Review question

# Can we find the ratio of the areas of these two sectors? Add to your resource collection Remove from your resource collection Add notes to this resource View your notes for this resource

Ref: R7816

## Solution

The figure shows two circles, centres $O$ and $C$, radii $r_1$ and $r_2$, which touch externally at $P$. Given that $A\hat{O}P=\dfrac{\pi}{4}$ radians, $B\hat{C}P = \dfrac{\pi}{3}$ radians and $AB$ is parallel to $OPC$, show that $\dfrac{r_1}{r_2} = \dfrac{\sqrt{6}}{2}$.

Dropping perpendiculars from $A$ and $B$ gives us the above diagram. Thus we have

$r_1 \sin \dfrac{\pi}{4} = AD= BE = r_2 \sin \frac{\pi}{3}.$

And so we have $\dfrac{r_1}{r_2} = \dfrac{\sin \dfrac{\pi}{3}}{\sin \dfrac{\pi}{4}} = \dfrac{\left(\dfrac{\sqrt{3}}{2}\right)}{\left(\dfrac{1}{\sqrt{2}}\right)} = \dfrac{\sqrt{6}}{2}.$

Hence find the ratio of the areas of the sectors $OAP$, $CBP$.

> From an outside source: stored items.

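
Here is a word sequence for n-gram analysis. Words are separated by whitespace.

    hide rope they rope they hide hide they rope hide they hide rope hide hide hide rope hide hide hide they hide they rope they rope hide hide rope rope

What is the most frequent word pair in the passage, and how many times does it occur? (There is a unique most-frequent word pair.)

"hide hide", 6 times

Bigram frequencies (highest first):
  hide hide: 6
  hide rope: 4
  they rope: 4
  hide they: 4
  rope hide: 4
  rope they: 3
  … (2 more, each ≤ 3)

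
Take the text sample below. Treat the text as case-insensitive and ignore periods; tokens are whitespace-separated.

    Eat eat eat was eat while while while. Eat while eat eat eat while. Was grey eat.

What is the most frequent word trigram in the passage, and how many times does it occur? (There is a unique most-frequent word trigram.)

Trigram frequencies (highest first):
  eat eat eat: 2
  eat eat was: 1
  eat was eat: 1
  was eat while: 1
  eat while while: 1
  while while while: 1
  … (8 more, each ≤ 1)

"eat eat eat", 2 times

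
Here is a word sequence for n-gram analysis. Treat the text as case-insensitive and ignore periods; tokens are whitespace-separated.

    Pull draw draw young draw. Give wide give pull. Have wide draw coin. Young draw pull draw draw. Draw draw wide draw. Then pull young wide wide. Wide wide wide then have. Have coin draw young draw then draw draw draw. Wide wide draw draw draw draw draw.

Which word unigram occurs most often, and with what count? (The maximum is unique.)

"draw", 20 times

Unigram frequencies (highest first):
  draw: 20
  wide: 10
  pull: 4
  young: 4
  have: 3
  then: 3
  … (2 more, each ≤ 2)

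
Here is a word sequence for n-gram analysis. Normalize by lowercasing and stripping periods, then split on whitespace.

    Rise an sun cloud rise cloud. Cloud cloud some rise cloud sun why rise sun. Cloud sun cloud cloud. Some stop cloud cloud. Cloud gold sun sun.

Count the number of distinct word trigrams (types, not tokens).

23

27 tokens → 25 trigram windows in total.
Repeated trigrams (each contributes count−1 duplicates):
  cloud cloud cloud: 2
  cloud cloud some: 2
2 duplicate windows → 25 − 2 = 23 distinct.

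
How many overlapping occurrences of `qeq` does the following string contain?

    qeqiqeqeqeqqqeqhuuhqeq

Sliding a length-3 window over the 22 characters (20 positions):
  position 1–3: qeq
  position 5–7: qeq
  position 7–9: qeq
  position 9–11: qeq
  position 13–15: qeq
  position 20–22: qeq

6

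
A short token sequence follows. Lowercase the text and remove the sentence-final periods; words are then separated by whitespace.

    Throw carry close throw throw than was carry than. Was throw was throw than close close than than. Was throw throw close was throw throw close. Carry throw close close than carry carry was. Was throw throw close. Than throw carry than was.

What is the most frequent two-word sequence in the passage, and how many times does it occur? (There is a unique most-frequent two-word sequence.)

Bigram frequencies (highest first):
  was throw: 5
  throw throw: 4
  than was: 4
  throw close: 4
  close than: 3
  throw carry: 2
  … (17 more, each ≤ 2)

"was throw", 5 times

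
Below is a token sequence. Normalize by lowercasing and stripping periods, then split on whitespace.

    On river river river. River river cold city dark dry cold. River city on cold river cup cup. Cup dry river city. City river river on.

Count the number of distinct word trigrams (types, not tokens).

26 tokens → 24 trigram windows in total.
Repeated trigrams (each contributes count−1 duplicates):
  river river river: 3
2 duplicate windows → 24 − 2 = 22 distinct.

22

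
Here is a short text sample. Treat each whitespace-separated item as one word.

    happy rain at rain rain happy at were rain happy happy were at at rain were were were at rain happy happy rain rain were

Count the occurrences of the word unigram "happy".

6

Scanning the 25 tokens for "happy":
  position 1: happy
  position 6: happy
  position 10: happy
  position 11: happy
  position 21: happy
  position 22: happy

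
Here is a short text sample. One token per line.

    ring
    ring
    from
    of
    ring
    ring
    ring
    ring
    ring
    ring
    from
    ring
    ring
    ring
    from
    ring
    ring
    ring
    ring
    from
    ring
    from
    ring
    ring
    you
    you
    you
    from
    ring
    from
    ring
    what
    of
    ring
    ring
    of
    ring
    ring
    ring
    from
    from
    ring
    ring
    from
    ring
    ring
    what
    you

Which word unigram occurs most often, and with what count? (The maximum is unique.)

Unigram frequencies (highest first):
  ring: 29
  from: 10
  you: 4
  of: 3
  what: 2

"ring", 29 times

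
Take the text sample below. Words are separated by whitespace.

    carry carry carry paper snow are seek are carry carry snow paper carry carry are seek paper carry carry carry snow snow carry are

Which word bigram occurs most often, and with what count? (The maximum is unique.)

"carry carry", 6 times

Bigram frequencies (highest first):
  carry carry: 6
  are seek: 2
  carry snow: 2
  paper carry: 2
  carry are: 2
  carry paper: 1
  … (8 more, each ≤ 1)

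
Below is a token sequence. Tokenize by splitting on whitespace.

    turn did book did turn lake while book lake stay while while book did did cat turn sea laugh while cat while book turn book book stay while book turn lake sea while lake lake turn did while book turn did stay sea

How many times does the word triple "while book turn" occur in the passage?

3

Scanning the 41 overlapping trigram windows for "while book turn":
  position 22–24: while book turn
  position 28–30: while book turn
  position 38–40: while book turn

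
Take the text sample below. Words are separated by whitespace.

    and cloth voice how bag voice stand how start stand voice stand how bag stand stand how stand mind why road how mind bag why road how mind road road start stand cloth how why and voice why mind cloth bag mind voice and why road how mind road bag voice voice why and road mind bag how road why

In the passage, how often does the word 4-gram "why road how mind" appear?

3

Scanning the 57 overlapping 4-gram windows for "why road how mind":
  position 20–23: why road how mind
  position 25–28: why road how mind
  position 45–48: why road how mind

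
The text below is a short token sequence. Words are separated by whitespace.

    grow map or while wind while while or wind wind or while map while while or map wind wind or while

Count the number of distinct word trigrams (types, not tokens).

16

21 tokens → 19 trigram windows in total.
Repeated trigrams (each contributes count−1 duplicates):
  while while or: 2
  wind or while: 2
  wind wind or: 2
3 duplicate windows → 19 − 3 = 16 distinct.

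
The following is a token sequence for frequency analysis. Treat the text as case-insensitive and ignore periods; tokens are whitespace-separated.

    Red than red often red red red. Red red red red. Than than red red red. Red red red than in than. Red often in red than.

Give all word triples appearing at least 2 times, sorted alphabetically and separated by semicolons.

Trigram counts meeting the condition (at least 2 times):
  red red red: 9
  red red than: 2
  than red often: 2

red red red; red red than; than red often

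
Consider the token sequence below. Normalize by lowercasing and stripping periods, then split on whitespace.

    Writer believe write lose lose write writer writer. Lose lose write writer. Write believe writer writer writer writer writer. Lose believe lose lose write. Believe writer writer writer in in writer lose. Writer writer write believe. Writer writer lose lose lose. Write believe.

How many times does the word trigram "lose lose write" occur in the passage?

Scanning the 41 overlapping trigram windows for "lose lose write":
  position 4–6: lose lose write
  position 9–11: lose lose write
  position 22–24: lose lose write
  position 40–42: lose lose write

4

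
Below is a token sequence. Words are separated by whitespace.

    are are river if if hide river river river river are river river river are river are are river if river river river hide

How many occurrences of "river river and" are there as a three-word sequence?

0

Scanning the 22 overlapping trigram windows for "river river and":
  (none found)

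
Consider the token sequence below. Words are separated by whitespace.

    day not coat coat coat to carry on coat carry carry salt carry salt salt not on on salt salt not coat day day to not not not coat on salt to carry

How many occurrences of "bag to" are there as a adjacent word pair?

0

Scanning the 32 overlapping bigram windows for "bag to":
  (none found)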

The area of a sector containing an angle $\theta$ and with radius $r$ is $\dfrac{1}{2}r^2 \theta$. So \begin{align*} A_1 &=\dfrac{1}{2}r_1^2 \times \dfrac{\pi}{4}=\dfrac{\pi r_1^2}{8},\\ A_2 &=\dfrac{1}{2}r_2^2 \times \dfrac{\pi}{3}=\dfrac{\pi r_2^2}{6}.\\ \end{align*}

Hence $\frac{A_1}{A_2} = \dfrac{6}{8} \left( \dfrac{r_1}{r_2} \right)^2 = \dfrac{9}{8}.$